What I would suggest however is perhaps check to see if inserting a DOEVENTS in strategic locations helps. Places a DOEVENTS might help are just before you're reading status, or immediately before trying to read data, or just after call that sends data. As with what happened in my code, the DOEVENTS would get the FoxPro p-engine to give up the remainder of its timeslice, thus giving more CPU cycles for other processes (in particular any code servicing the network communications).

>thanks for your feedback, i' will try with api calls...
>
>>>Hi all, I got into this problem.
>>>I need to send three bytes to a sort of trafficlight (ie : chr(160) + chr(5) + chr(1) ). The problem is that the receiver does not react as i expect. Looks like it does not buffer info so that i loose many packets. I tested wih a java program and in this case it worked fine.

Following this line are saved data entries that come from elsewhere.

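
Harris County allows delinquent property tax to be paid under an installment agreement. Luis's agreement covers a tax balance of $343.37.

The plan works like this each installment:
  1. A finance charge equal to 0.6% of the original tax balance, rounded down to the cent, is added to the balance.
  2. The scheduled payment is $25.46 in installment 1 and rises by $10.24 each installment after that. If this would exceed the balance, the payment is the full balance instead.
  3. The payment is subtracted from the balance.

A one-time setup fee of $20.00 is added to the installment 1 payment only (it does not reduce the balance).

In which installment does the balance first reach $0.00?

Installment 1: $343.37 +$2.06 interest = $345.43; pay $25.46 (+ $20.00 fee) → $319.97
Installment 2: $319.97 +$2.06 interest = $322.03; pay $35.70 → $286.33
Installment 3: $286.33 +$2.06 interest = $288.39; pay $45.94 → $242.45
Installment 4: $242.45 +$2.06 interest = $244.51; pay $56.18 → $188.33
Installment 5: $188.33 +$2.06 interest = $190.39; pay $66.42 → $123.97
Installment 6: $123.97 +$2.06 interest = $126.03; pay $76.66 → $49.37
Installment 7: $49.37 +$2.06 interest = $51.43; pay $51.43 → $0.00
Balance reaches $0.00 in installment 7.

7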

>>>My question is, is there any settings I can make ? Maybe wnsock is sending something i don't know ? As you can see i'm not expert at all in those things :)
>>>
>>>thank you
>>
>>Probably won't help much in your case, as what code I've got using winsock uses TCP and calls the API functions directly (rather than using the OCX control). Ran into peculiar problem where data seemed to get 'stuck" somewhere in some situations -- and addition of debugging code to step through the process, or running through a debugger would solve the problem. Then it dawned on me -- this looked just like the problem I'd run into when communicating over the serial port (again using API calls rather than OCX) -- in particular when a USB-to-serial "dongle", USB modem, or a "WinModem" (i.e. one that doesn't actually have a UART). Found that I periodically need to do a DOEVENTS (typically where an "idle loop") to make sure that these devices are being serviced -- essentially by calling DOEVENTS you're freeing up the current "timeslice" and allowing other programs to run.